Inevitably, the latest demonstrations have reminded people of the violent riots of 1980 that led to nationwide martial law, the arrest of political opposition and student leaders, and a general uprising in the southern town of Kwangju that left 189 dead.
This time, however, the riots seem to be much more limited, with less public support.
The number of students involved in the disturbances is relatively small - seldom more than 400 to 500 at a time out of campus populations ranging from 4, 000 to 14,000. But university sources say many more sympathize with the demonstrators and are afraid to act. Certainly the penalties can be heavy - expulsion and the loss of any career prospects, and for the ringleaders, arrest and imprisonment.
Students criticize the government for not taking a strong enough stand against Japan's recent rewriting of school textbooks glossing over the atrocities committed by the former Japanese colonial rule in Korea (1910-1945). Economic domination by Japan and the United States are recurring bones of contention. But the overriding theme of the student demonstrations is a general hostility toward President Chun Doo Hwan and his government.
Many students still see Chun as an ''army strong man'' who took power by force and brutally repressed all political opposition. The various democratic reforms he has since introduced are regarded, at least by the more militant, as purely cosmetic.
They are angered by the continuing repression of their freedom of speech on political matters and demand the removal of government informants and plainclothes police from the universities. The plainclothes men, whom the students call ''political hooligans,'' hang around the campuses in high-profile groups and are usually the first to try to break up any demonstrations. They punch, kick, and throw students to the ground.
Riot police patrolled the streets in late September stopping young people to check their ID cards and ask where they were going. Menacing black crowd-control vehicles, police jeeps, and more than 60 police buses were parked down side streets in the vicinity of the main government buildings.
Following a series of campus demonstrations over the previous two weeks, students who had been attending inter-university games at Seoul Stadium spilled onto the streets to stage an antigovernment and anti-Japanese demonstration. Police were waiting for them but only succeeded in dispersing them with tear gas after a couple of hours.
Three days later, student demonstrators at Sogang Jesuit University in Seoul were dispersed by police. They attempted to reassemble on the streets and march to the city center. Once again riot police, their helmets, truncheons, and shields giving them a somewhat medieval appearance, quickly scattered the marchers.
Many university staff members share the students' abhorrence of these men. ''The uniformed police are a symbol of authority and we respect them; so do most of the students. But these plainclothes men, I call them 'blowflies,' they behave like gangsters, which is what I guess many of them are,'' a professor said.

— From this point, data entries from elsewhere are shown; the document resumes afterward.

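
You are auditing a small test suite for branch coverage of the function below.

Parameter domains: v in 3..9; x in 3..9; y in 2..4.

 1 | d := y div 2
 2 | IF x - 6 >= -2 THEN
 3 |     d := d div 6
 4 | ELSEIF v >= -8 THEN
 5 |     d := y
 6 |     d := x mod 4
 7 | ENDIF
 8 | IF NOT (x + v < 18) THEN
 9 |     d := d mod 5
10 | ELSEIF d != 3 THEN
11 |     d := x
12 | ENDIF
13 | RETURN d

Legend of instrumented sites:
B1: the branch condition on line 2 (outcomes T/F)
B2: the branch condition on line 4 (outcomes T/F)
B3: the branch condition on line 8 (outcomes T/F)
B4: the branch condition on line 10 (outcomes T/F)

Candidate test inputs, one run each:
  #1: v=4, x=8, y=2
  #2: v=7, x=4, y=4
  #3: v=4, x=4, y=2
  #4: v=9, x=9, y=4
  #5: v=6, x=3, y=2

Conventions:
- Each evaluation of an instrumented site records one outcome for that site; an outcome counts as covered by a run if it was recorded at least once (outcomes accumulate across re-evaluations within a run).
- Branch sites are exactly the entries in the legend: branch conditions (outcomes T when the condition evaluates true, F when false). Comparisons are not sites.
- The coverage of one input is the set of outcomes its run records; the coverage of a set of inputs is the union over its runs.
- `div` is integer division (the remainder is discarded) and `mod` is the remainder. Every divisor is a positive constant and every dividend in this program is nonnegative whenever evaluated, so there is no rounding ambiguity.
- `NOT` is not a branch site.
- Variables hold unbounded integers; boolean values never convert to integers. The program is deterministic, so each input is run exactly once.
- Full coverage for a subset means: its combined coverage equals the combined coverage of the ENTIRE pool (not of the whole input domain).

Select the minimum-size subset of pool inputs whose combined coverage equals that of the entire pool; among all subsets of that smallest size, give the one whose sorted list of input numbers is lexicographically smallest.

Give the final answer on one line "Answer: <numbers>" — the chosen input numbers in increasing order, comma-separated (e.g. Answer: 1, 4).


input #1 (v=4, x=8, y=2): events B1->T, B3->F, B4->T; covers B1=T, B3=F, B4=T
input #2 (v=7, x=4, y=4): events B1->T, B3->F, B4->T; covers B1=T, B3=F, B4=T
input #3 (v=4, x=4, y=2): events B1->T, B3->F, B4->T; covers B1=T, B3=F, B4=T
input #4 (v=9, x=9, y=4): events B1->T, B3->T; covers B1=T, B3=T
input #5 (v=6, x=3, y=2): events B1->F, B2->T, B3->F, B4->F; covers B1=F, B2=T, B3=F, B4=F
together the pool reaches 7 outcomes: B1=T, B1=F, B2=T, B3=T, B3=F, B4=T, B4=F
every size-1 subset falls short of the 7 outcomes (best: 4/7)
every size-2 subset falls short of the 7 outcomes (best: 6/7)
inputs {1, 4, 5} (size 3) cover everything; no size-3 subset with a lexicographically smaller index list covers all 7
Answer: 1, 4, 5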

The demonstrators may have sympathizers in academic and religious circles and among leftist politicians and workers, but so far no one has publicly expressed support. The public seems more inclined to the government view that the students pose a serious threat to domestic stability, the economy, and national security threatened by North Korea.
''These students should be condemned,'' said a government official, adding that this was his personal view. He explained, ''This is not a Western society; we have no illusions about it. Considering the economic and political difficulties we are in, we can't give privileges to these young rascals.''
The government is in a difficult situation. On the one hand it must ask the South Korean people to make sacrifices and accept restrictions on their freedom because ''technically we are still at war with North Korea.''
On the other, it must promote the image of a country confident of domestic stability, if it is to encourage the internal and foreign investment vital for the economy. Anything, such as student discontent, that appears to threaten that stability makes government officials very nervous, indeed.
Official policy toward student disturbances appears to be to hit fast and hard, to nip dissent in the bud. So far this has successfully prevented a serious escalation of student demonstrations. There is no doubt, though, that it has also caused a buildup of resentment among students that could boil over.
(Reuter reports from Seoul that male workers beat up female colleagues who were using a factory sit-in Oct. 1 to demand higher wages and reinstatement of their union.)